On a cool, clear, fall day, I took a walk…a rather long walk. I started in the Long Island City neighborhood in the borough of Queens (a county situated on the piece of land known as Long Island) and from there, proceeded on foot through areas of New York City that were for the most part new to me.
I began at the Socrates Sculpture Park– an open area on the Queens waterfront adjacent to tiny Roosevelt Island and with impressive views of Manhattan’s East Side. Unfortunately, the Park was a bit a of mess on this day because they were between installations, however, I intend to visit again someday. Here’s more on the park: http://socratessculpturepark.org/
I had time to kill after walking through the park, so I decided to head toward Roosevelt Island. This long, thin, Island is known for being residential and I pictured block after block of brick apartment buildings. I walked along the Queens waterfront to the pedestrian entrance of the Ed Koch Queensborough Bridge, which connects Queens, Roosevelt Island and Manhattan. Well maintained and painted an unusual red hue, the footbridge offers stunning views of the Triborough bridge just to the North, Manhattan’s midtown and Upper East Side.

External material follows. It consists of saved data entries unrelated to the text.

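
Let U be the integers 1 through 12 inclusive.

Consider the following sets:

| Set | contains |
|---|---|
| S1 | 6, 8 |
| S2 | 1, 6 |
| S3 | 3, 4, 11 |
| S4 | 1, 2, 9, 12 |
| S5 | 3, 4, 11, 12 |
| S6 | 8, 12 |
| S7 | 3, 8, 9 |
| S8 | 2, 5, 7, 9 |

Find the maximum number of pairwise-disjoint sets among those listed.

S2, S3, S6, S8 are pairwise disjoint (S2={1,6}; S3={3,4,11}; S6={8,12}; S8={2,5,7,9}).
Every remaining set overlaps one of these, and no 5 of the listed sets are pairwise disjoint, so 4 is the maximum.

4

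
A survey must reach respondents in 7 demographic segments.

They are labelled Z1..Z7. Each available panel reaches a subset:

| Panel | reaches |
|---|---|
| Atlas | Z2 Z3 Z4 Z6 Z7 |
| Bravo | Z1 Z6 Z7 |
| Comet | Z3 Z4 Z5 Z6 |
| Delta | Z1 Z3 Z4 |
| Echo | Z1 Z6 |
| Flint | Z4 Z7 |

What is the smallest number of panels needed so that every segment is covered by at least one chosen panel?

Atlas and Comet and Echo together: Atlas ∪ Comet ∪ Echo = {Z1, Z2, Z3, Z4, Z5, Z6, Z7} — every segment is covered.
Only Atlas contains Z2, so Atlas is forced; the remaining 2 segments need at least 2 more panels (each remaining panel adds at most 1) — so at least 3 panels are needed, and 3 is optimal.

3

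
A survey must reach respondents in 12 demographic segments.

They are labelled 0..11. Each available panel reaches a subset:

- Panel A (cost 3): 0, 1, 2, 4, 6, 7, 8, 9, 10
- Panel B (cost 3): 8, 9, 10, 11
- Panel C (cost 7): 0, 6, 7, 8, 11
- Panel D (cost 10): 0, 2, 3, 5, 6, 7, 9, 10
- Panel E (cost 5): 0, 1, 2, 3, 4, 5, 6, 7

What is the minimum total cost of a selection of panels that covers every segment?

B, E together cover every segment (B ∪ E = {0, 1, 2, 3, 4, 5, 6, 7, 8, 9, 10, 11}); total cost 3 + 5 = 8.
The greedy pick A, E, B costs 11; no covering selection beats 8.

8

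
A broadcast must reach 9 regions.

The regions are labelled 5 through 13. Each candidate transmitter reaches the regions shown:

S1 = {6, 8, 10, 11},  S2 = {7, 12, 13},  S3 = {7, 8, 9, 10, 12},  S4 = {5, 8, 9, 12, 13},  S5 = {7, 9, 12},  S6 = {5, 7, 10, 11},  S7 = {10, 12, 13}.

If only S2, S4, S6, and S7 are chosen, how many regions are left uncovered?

1

Union of S2, S4, S6, S7 = {5, 7, 8, 9, 10, 11, 12, 13}.
Not covered: 6 — 1 region.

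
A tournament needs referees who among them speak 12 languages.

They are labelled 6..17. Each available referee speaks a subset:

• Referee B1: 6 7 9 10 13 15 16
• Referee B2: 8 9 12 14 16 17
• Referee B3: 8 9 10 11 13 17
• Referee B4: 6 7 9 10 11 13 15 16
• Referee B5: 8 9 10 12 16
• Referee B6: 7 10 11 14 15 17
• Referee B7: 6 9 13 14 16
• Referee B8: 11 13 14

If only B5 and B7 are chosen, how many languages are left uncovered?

Union of B5, B7 = {6, 8, 9, 10, 12, 13, 14, 16}.
Not covered: 7, 11, 15, 17 — 4 languages.

4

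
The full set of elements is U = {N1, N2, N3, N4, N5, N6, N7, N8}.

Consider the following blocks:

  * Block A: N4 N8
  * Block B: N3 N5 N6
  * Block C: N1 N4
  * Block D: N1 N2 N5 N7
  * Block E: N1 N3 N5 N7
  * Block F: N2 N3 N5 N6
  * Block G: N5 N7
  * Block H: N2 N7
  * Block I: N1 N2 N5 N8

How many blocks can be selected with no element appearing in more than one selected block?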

What I found when I got to Roosevelt Island was a pleasant surprise. I found a rather dense village within a metropolis. A village with its own identity but also one that is also clearly part of the larger City. The installation of a community gallery inside of a large parking structure was genius, the waterfront parks charming, and the main street- literally Main Street- helped to reinforce the village feeling.
By now, my feet were getting tired, and I was ready to head toward my final destination, Central Park. I passed Roosevelt Island’s single subway station but thought it would be a waste not to continue my trip across the water rather than under it, to truly get the feeling of passing from island to island. So I walked on to the famous Roosevelt Island Tram. To my knowledge, it is New York City’s only aerial link, operating like a large ski lift. About half as long as a subway car and maybe twice as wide, one can ride from Roosevelt Island to Manhattan using their metrocard. The view, as I had hoped, was lovely. Looking down on the Hudson and Midtown is a rare treat.
When I emerged from the tram, I was in the middle of Manhattan (island # 3) at 59th Street and Second Avenue. From here, it was just another ten minute walk to Central Park. When I reached the park, it was approaching dusk, and the rising of a large harvest moon and the cooling air gave the park a slightly ominous feel. The easy-going nature of the park in summer that I had felt just a few weeks ago was gone. I sat on a bench and took two shots, one of a darkening park landscape, and the other of a piece of public art- a clock that has a rotating face and stationary hands.
My journey through three islands in a single afternoon had come to and end. I had taken in many sights and sounds, and once again, reveled in the incredible diversity of the city where I live.